The most famous of these devotional Mawlid poems is a Turkish version that dates back to about 700 years ago. Written by Suleyman Chelebi, this Mawlid poem (referred to in Turkish as the Mevlut) offers a somewhat rare point of view in Abrahamic traditions: a chance to see a central religious narrative from the point of view of a female character — in this case Muhammad’s (salla Llahu ‘alayhi wa sallam) mother, Amina (radi Allahu ‘anha)
The narrative is something of a “super best friends” episode of great luminous women of religious history: Sayyida Asiya (‘alayhi sallam) (who raised Moses), and Lady Mariam (‘alayhi sallam), the mother of Sayyiduna ‘Isa (‘alayhi sallam)
Some have said that of these charming three
One was Asiya of moonlike face,
One was Lady Mary without doubt,
And the third a houri beautiful.
Then these moonfaced three drew gently near
And they greeted me with kindness here;
Then they sat around me, and they gave
The good tidings of Muhammad’s birth;
Said to me: “A son like this your son
Has not come since God has made this world,
And the Mighty One did never grant
Such a lovely son as will be yours.
You have found great happiness,
O dear For from you that virtuous one is born!

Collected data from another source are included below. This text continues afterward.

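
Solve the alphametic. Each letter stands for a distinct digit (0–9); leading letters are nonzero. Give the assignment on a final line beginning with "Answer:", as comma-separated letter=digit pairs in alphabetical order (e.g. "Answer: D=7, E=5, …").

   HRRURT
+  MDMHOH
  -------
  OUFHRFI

Step 1. [col 1: T + H ≡ I (mod 10)] T=5 is one option consistent with column 1 (T + H ≡ I (mod 10), carry-in 0) — take it. So T=5.
Step 2. [col 1: T + H ≡ I (mod 10)] no forcing yet in column 1 (carry-in 0); I=9 is free and consistent — try it ⇒ I=9.
Step 3. [col 1: T + H ≡ I (mod 10)] from column 1 (T=5, I=9, carry-in 0, digits 5,9 already taken and all letters distinct): H must equal 4 ⇒ H=4.
Step 4. [col 2: R + O ≡ F (mod 10)] several values work for F in column 2 (R + O ≡ F (mod 10), carry-in 0); try F=7 ⇒ F=7.
Step 5. [col 2: R + O ≡ F (mod 10)] column 2 (R + O ≡ F (mod 10), carry-in 0) doesn't pin O yet; pick O=1 and continue, so O=1.
Step 6. [col 2: R + O ≡ F (mod 10)] column 2: given O=1, F=7, carry-in 0, and digits 1,4,5,7,9 already taken and all letters distinct, R+O≡F (mod 10) forces R=6 ⇒ R=6.
Step 7. [col 3: U + H ≡ R (mod 10)] from column 3 (H=4, R=6, carry-in 0, digits 1,4,5,6,7,9 already taken and all letters distinct): U must equal 2. So U=2.
Step 8. [col 4: R + M ≡ H (mod 10)] column 4: given R=6, H=4, carry-in 0, and digits 1,2,4,5,6,7,9 already taken and all letters distinct, R+M≡H (mod 10) forces M=8. So M=8.
Step 9. [col 5: R + D ≡ F (mod 10)] from column 5 (R=6, F=7, carry-in 1, digits 1,2,4,5,6,7,8,9 already taken and all letters distinct): D must equal 0, so D=0.

Answer: D=0, F=7, H=4, I=9, M=8, O=1, R=6, T=5, U=2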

He that comes is King of Knowledge high,
Is the mine of gnosis and tawhid [monotheism].
For the love of him the sky revolves,
Men and jinn are longing for his face.
This night is the night that he, so pure
Will suffuse the worlds with radiant light!
This night, earth becomes a Paradise,
This night God shows mercy to the world.
This night those with heart are filled with joy,
This night gives the lovers a new life.